I chose life every three months when we drove to CHOP in Philadelphia because her pulmonologist there specializes in kids on home mechanical ventilation.
I chose life when my husband and I did her trach care every night and trach change every week to help prevent infection.
I chose life when I lugged her ventilator, oxygen tank, pulse oximeter, feeding pump, suction bag, and emergency bag everywhere we went.
I chose life when we enrolled her in a pre-k special education school program so she could socialize with her peers.
I chose life when we went to story time at the library and waved to the animals at the zoo and and played on the swings at the playground and splashed around in the kiddie pool and cheered loudly at baseball games and watched Sesame Street together.
I chose life when I fought for every chance for her to just. be. a. kid.
I chose life when I met my U.S. Senator and looked him in the eye as I told him why he needed to fight tooth and nail for my daughter.
I chose life when my friends and I walked the halls of the Senate office buildings all summer on behalf of medically complex children across the country in desperate need of access to affordable quality healthcare.
I chose life every single time, every single day. I am still choosing life for my daughter.
The Republican tax plan does not choose life.
It chooses to repeal part of the ACA, which will lead to 13 million fewer Americans with health insurance. Americans that include children with medically complex needs like mine.
It chooses to raise insurance premiums on the millions of American families who do not have the “freedom” to go without health insurance because of the medical conditions in their family.
It chooses to create over a trillion dollars in debt — debt that our children will have to pay off — so that corporations and wealthy individuals can have more money.

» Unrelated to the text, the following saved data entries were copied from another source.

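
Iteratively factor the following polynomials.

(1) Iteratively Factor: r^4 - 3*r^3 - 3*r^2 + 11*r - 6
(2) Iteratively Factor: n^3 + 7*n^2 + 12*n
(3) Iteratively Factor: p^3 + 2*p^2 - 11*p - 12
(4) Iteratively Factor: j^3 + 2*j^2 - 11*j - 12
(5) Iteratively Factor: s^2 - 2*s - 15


(1) = (r - 1)*(r^3 - 2*r^2 - 5*r + 6) = (r - 1)*(r + 2)*(r^2 - 4*r + 3) = (r - 3)*(r - 1)*(r + 2)*(r - 1)
(2) = (n + 3)*(n^2 + 4*n) = (n + 3)*(n + 4)*(n)
(3) = (p - 3)*(p^2 + 5*p + 4) = (p - 3)*(p + 1)*(p + 4)
(4) = (j - 3)*(j^2 + 5*j + 4) = (j - 3)*(j + 1)*(j + 4)
(5) = (s + 3)*(s - 5)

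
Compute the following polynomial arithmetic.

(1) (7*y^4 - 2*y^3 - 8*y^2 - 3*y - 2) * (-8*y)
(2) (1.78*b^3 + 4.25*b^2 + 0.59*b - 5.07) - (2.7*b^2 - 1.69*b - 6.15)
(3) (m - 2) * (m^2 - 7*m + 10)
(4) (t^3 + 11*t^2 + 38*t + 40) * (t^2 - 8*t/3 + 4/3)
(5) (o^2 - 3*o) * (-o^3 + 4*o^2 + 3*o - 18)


(1) = -56*y^5 + 16*y^4 + 64*y^3 + 24*y^2 + 16*y
(2) = 1.78*b^3 + 1.55*b^2 + 2.28*b + 1.08
(3) = m^3 - 9*m^2 + 24*m - 20
(4) = t^5 + 25*t^4/3 + 10*t^3 - 140*t^2/3 - 56*t + 160/3
(5) = -o^5 + 7*o^4 - 9*o^3 - 27*o^2 + 54*o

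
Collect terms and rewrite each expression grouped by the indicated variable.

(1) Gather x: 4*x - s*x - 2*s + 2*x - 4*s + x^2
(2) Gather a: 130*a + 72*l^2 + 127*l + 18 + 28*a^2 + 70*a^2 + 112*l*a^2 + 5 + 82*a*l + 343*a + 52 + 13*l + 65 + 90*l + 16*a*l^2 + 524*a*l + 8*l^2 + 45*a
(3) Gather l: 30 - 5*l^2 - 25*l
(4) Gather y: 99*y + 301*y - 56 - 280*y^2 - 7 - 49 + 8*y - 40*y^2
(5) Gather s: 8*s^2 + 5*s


(1) = -6*s + x^2 + x*(6 - s)
(2) = a^2*(112*l + 98) + a*(16*l^2 + 606*l + 518) + 80*l^2 + 230*l + 140
(3) = -5*l^2 - 25*l + 30
(4) = -320*y^2 + 408*y - 112
(5) = 8*s^2 + 5*s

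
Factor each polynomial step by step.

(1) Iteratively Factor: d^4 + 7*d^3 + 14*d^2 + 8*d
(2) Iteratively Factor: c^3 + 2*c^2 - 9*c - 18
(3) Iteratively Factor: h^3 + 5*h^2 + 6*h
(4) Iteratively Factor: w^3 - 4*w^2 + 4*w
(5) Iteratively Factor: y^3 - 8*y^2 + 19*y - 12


(1) = (d + 2)*(d^3 + 5*d^2 + 4*d) = (d + 2)*(d + 4)*(d^2 + d) = d*(d + 2)*(d + 4)*(d + 1)
(2) = (c + 2)*(c^2 - 9) = (c + 2)*(c + 3)*(c - 3)
(3) = (h)*(h^2 + 5*h + 6) = h*(h + 2)*(h + 3)
(4) = (w - 2)*(w^2 - 2*w) = (w - 2)^2*(w)
(5) = (y - 4)*(y^2 - 4*y + 3) = (y - 4)*(y - 1)*(y - 3)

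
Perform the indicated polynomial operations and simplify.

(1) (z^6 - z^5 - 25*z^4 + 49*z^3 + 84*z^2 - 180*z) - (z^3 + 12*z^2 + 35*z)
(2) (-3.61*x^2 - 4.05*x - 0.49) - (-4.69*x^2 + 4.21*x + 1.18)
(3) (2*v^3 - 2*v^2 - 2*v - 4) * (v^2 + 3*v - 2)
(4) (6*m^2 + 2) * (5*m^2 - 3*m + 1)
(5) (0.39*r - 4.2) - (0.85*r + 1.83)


(1) = z^6 - z^5 - 25*z^4 + 48*z^3 + 72*z^2 - 215*z
(2) = 1.08*x^2 - 8.26*x - 1.67
(3) = 2*v^5 + 4*v^4 - 12*v^3 - 6*v^2 - 8*v + 8
(4) = 30*m^4 - 18*m^3 + 16*m^2 - 6*m + 2
(5) = -0.46*r - 6.03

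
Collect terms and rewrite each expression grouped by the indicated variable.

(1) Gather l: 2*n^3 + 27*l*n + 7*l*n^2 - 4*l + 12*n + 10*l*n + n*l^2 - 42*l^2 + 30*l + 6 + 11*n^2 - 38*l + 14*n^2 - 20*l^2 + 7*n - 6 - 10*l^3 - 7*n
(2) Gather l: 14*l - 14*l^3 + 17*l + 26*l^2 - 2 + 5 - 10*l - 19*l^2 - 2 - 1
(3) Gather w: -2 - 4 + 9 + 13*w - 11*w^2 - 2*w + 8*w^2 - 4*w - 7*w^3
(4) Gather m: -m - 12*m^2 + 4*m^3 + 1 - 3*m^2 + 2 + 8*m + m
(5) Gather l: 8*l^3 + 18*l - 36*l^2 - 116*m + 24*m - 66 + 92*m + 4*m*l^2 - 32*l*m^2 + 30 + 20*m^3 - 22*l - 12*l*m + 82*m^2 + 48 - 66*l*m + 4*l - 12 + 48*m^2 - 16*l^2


(1) = -10*l^3 + l^2*(n - 62) + l*(7*n^2 + 37*n - 12) + 2*n^3 + 25*n^2 + 12*n
(2) = -14*l^3 + 7*l^2 + 21*l
(3) = -7*w^3 - 3*w^2 + 7*w + 3
(4) = 4*m^3 - 15*m^2 + 8*m + 3
(5) = 8*l^3 + l^2*(4*m - 52) + l*(-32*m^2 - 78*m) + 20*m^3 + 130*m^2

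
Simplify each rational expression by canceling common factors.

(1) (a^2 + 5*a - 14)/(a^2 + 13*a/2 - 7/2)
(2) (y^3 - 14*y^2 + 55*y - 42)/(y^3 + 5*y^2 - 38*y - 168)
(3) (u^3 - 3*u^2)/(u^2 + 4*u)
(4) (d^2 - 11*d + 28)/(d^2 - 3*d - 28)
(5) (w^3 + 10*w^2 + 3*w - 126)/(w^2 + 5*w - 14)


(1) = (2*a - 4)/(2*a - 1)
(2) = (y^2 - 8*y + 7)/(y^2 + 11*y + 28)
(3) = (u^2 - 3*u)/(u + 4)
(4) = (d - 4)/(d + 4)
(5) = (w^2 + 3*w - 18)/(w - 2)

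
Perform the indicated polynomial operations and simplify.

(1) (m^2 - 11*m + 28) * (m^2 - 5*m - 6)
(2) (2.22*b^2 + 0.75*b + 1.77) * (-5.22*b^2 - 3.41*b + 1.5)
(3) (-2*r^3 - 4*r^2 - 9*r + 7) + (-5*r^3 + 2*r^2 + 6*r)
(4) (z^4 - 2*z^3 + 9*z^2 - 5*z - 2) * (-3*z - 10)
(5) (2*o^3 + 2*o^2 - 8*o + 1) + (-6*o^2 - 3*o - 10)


(1) = m^4 - 16*m^3 + 77*m^2 - 74*m - 168
(2) = -11.5884*b^4 - 11.4852*b^3 - 8.4669*b^2 - 4.9107*b + 2.655
(3) = -7*r^3 - 2*r^2 - 3*r + 7
(4) = -3*z^5 - 4*z^4 - 7*z^3 - 75*z^2 + 56*z + 20
(5) = 2*o^3 - 4*o^2 - 11*o - 9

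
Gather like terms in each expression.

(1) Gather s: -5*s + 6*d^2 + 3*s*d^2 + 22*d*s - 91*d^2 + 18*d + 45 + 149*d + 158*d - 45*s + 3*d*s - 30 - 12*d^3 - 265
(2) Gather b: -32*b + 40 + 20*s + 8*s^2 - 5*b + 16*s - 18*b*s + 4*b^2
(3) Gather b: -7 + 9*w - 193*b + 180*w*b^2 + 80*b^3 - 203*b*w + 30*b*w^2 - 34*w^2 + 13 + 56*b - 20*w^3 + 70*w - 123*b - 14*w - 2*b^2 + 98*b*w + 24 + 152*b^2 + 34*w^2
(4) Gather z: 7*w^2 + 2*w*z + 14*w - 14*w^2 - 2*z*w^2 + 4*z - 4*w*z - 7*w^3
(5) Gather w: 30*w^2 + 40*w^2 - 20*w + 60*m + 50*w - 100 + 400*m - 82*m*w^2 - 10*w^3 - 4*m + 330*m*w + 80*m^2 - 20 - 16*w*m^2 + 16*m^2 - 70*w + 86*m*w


(1) = -12*d^3 - 85*d^2 + 325*d + s*(3*d^2 + 25*d - 50) - 250
(2) = 4*b^2 + b*(-18*s - 37) + 8*s^2 + 36*s + 40
(3) = 80*b^3 + b^2*(180*w + 150) + b*(30*w^2 - 105*w - 260) - 20*w^3 + 65*w + 30
(4) = -7*w^3 - 7*w^2 + 14*w + z*(-2*w^2 - 2*w + 4)
(5) = 96*m^2 + 456*m - 10*w^3 + w^2*(70 - 82*m) + w*(-16*m^2 + 416*m - 40) - 120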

It chooses to create that deficit with the idea that they will make up for it down the road with hundreds of billions of dollars in cuts to Medicaid, the program that keeps our children alive and thriving.
In short, it chooses to threaten the quality of life of the most vulnerable amongst us, including our children.
If you support this bill, you don’t get to call yourself pro-life. If you support this bill, you are not choosing life.
I chose life. If you also choose life, join me in this fight.